Forest and Stream, June 8, 1876

Untitled

Sea -- Finfish - Legislation

-- At a meeting of the North Carolina Press Association at New Berne, in May, a reply to the toast "Our Fishing Interests," Hon. J. E. West said: --

"The fish of North Carolina are worth more to the people of the State in nett money than the cotton crop. Tens of thousands of our people depend upon the supply of oysters and their fish (as our Revised Code has it) for their food supply. The banks of the Pamlico, Albermarle, Bogue, Currituck, and Core Sounds of the Neuse, Cape Fear, Roanoke, Chowan and Tar Rivers are thronged with this class of people. My friends Lane, Watson, and Daniels, with possibly one or two others, pay to fishermen here in New Berne alone some $75,000 a year for fresh fish just for shipment, to say nothing of the immense sums of money paid directly to them by retail dealers, or by the consumers amounting to not less than $150,000 a year. Then again vast quantities of shad, rock, herring, etc., are packed, salted, and shipped by the fishermen themselves, who have invested here some $25,000 in boats, seines, etc., and employ about 200 hands, representing the same number of families. The Southern Express Company has carried over our railroad within a few months nearly nine thousand tubs of fresh fish, to say nothing of the tens of thousands of gallons of oysters and scallops, thousands upon thousands of clams, turtle, and shrimp shipped by steamer and sailing vessels, or by rail as freight. Yes, sir, we sow not and still we reap this bountiful harvest, this great gift of a beneficent Providence.

The Delaware and Chesapeake Bays are being steadily depleted of their supplies of oysters, new planting grounds are eagerly sought, the creeks and thoroughfares of North Carolina offer superior inducements to dealers in the bivalves, and the six hundred oyster boats that I have seen at one time oystering in the Delaware will soon whiten our own waters. This industry with us is just in its infancy. The few thousand bushels planted by my friend Ives, of Beauford, will soon swell into millions, and every acre of oyster ground be worth not less than one thousand dollars.

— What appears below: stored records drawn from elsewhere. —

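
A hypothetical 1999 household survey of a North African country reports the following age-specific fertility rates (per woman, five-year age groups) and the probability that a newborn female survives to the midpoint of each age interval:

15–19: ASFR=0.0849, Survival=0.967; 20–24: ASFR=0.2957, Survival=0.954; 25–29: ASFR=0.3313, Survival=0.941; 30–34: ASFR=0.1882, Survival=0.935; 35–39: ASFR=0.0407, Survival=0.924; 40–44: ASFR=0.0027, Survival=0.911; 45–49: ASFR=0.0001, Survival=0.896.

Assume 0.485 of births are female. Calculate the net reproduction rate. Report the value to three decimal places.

2.163

Proportion female at birth = 0.485.
Per-age-group product (5 × ASFR × survival probability):
  15–19: 5 × 0.0849 × 0.967 = 0.41049
  20–24: 5 × 0.2957 × 0.954 = 1.41049
  25–29: 5 × 0.3313 × 0.941 = 1.55877
  30–34: 5 × 0.1882 × 0.935 = 0.87984
  35–39: 5 × 0.0407 × 0.924 = 0.18803
  40–44: 5 × 0.0027 × 0.911 = 0.01230
  45–49: 5 × 0.0001 × 0.896 = 0.00045
Sum = 4.46037
NRR = 0.485 × 4.46037 = 2.16328
An NRR exceeding 1 indicates intrinsic growth under these rates.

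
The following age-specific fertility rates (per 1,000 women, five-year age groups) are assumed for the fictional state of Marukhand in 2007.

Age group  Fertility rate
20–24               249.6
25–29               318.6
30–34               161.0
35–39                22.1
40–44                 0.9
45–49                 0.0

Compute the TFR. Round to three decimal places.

Sum of ASFRs = 249.6 + 318.6 + 161.0 + 22.1 + 0.9 + 0.0 = 752.2
TFR = 5 × 752.2 / 1000 = 3.761

3.761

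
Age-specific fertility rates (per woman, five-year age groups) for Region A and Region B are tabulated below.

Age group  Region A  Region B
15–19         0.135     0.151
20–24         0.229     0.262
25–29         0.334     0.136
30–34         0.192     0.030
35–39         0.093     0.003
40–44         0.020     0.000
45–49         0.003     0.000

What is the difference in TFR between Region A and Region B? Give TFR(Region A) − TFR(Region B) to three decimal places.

2.120

Region A:
  Sum of ASFRs = 0.135 + 0.229 + 0.334 + 0.192 + 0.093 + 0.020 + 0.003 = 1.006
  TFR = 5 × 1.006 = 5.03
Region B:
  Sum of ASFRs = 0.151 + 0.262 + 0.136 + 0.030 + 0.003 + 0.000 + 0.000 = 0.582
  TFR = 5 × 0.582 = 2.91
Difference = 5.03 − 2.91 = 2.12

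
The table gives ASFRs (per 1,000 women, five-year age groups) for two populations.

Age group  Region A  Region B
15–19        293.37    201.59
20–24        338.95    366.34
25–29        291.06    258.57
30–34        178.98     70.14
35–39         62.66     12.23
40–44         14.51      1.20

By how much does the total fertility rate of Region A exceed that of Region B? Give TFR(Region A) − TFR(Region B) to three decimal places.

1.347

Region A:
  Sum of ASFRs = 293.37 + 338.95 + 291.06 + 178.98 + 62.66 + 14.51 = 1179.53
  TFR = 5 × 1179.53 / 1000 = 5.89765
Region B:
  Sum of ASFRs = 201.59 + 366.34 + 258.57 + 70.14 + 12.23 + 1.20 = 910.07
  TFR = 5 × 910.07 / 1000 = 4.55035
Difference = 5.89765 − 4.55035 = 1.3473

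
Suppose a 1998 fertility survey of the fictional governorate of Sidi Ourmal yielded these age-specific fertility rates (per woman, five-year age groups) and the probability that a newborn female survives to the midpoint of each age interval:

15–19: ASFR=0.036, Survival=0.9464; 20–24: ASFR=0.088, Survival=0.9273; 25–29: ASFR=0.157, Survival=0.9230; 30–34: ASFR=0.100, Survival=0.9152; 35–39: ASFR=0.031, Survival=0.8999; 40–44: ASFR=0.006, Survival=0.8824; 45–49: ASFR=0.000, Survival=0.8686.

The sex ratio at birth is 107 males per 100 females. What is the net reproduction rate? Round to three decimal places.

Proportion female at birth = 100 / (100 + 107) = 0.48309.
Weighting each age-specific rate by interval width and survival:
  15–19: 5 × 0.036 × 0.9464 = 0.17035
  20–24: 5 × 0.088 × 0.9273 = 0.40801
  25–29: 5 × 0.157 × 0.9230 = 0.72456
  30–34: 5 × 0.100 × 0.9152 = 0.45760
  35–39: 5 × 0.031 × 0.8999 = 0.13948
  40–44: 5 × 0.006 × 0.8824 = 0.02647
  45–49: 5 × 0.000 × 0.8686 = 0.00000
Sum = 1.92647
NRR = 0.48309 × 1.92647 = 0.93066

0.931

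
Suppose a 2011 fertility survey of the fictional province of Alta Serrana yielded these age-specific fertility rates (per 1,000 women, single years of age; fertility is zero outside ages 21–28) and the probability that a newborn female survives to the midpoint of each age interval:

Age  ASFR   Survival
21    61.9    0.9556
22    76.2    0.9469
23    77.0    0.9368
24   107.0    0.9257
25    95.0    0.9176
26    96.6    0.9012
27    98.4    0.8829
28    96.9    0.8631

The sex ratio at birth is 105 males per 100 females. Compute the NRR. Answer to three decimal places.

0.316

Proportion female at birth = 100 / (100 + 105) = 0.48780.
Each age group contributes 1 × ASFR × survival:
  21: 1 × 61.9/1000 × 0.9556 = 0.05915
  22: 1 × 76.2/1000 × 0.9469 = 0.07215
  23: 1 × 77.0/1000 × 0.9368 = 0.07213
  24: 1 × 107.0/1000 × 0.9257 = 0.09905
  25: 1 × 95.0/1000 × 0.9176 = 0.08717
  26: 1 × 96.6/1000 × 0.9012 = 0.08706
  27: 1 × 98.4/1000 × 0.8829 = 0.08688
  28: 1 × 96.9/1000 × 0.8631 = 0.08363
Sum = 0.64722
NRR = 0.48780 × 0.64722 = 0.31571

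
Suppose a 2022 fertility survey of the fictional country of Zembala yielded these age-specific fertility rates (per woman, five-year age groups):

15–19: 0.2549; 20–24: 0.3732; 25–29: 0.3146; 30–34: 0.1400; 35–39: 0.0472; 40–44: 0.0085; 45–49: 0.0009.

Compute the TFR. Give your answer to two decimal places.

Sum of ASFRs = 0.2549 + 0.3732 + 0.3146 + 0.1400 + 0.0472 + 0.0085 + 0.0009 = 1.1393
TFR = 5 × 1.1393 = 5.6965

5.70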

Talk of your Nevada and Arizona gold mines, a mine that will return, if properly worked, untold gold.

It is our duty to protect this great gift by proper protective legislation, by enacting stringent laws requiring all nets and seines to be removed from the navigable waters of our State, say Friday night at sunset, and not set again until Monday morning at sunrise, during the season our food fishes are ascending the rivers and creeks for the purpose of depositing their spawn, providing means to restock our rivers, now nearly depleted of fish, by artificial means, etc., etc."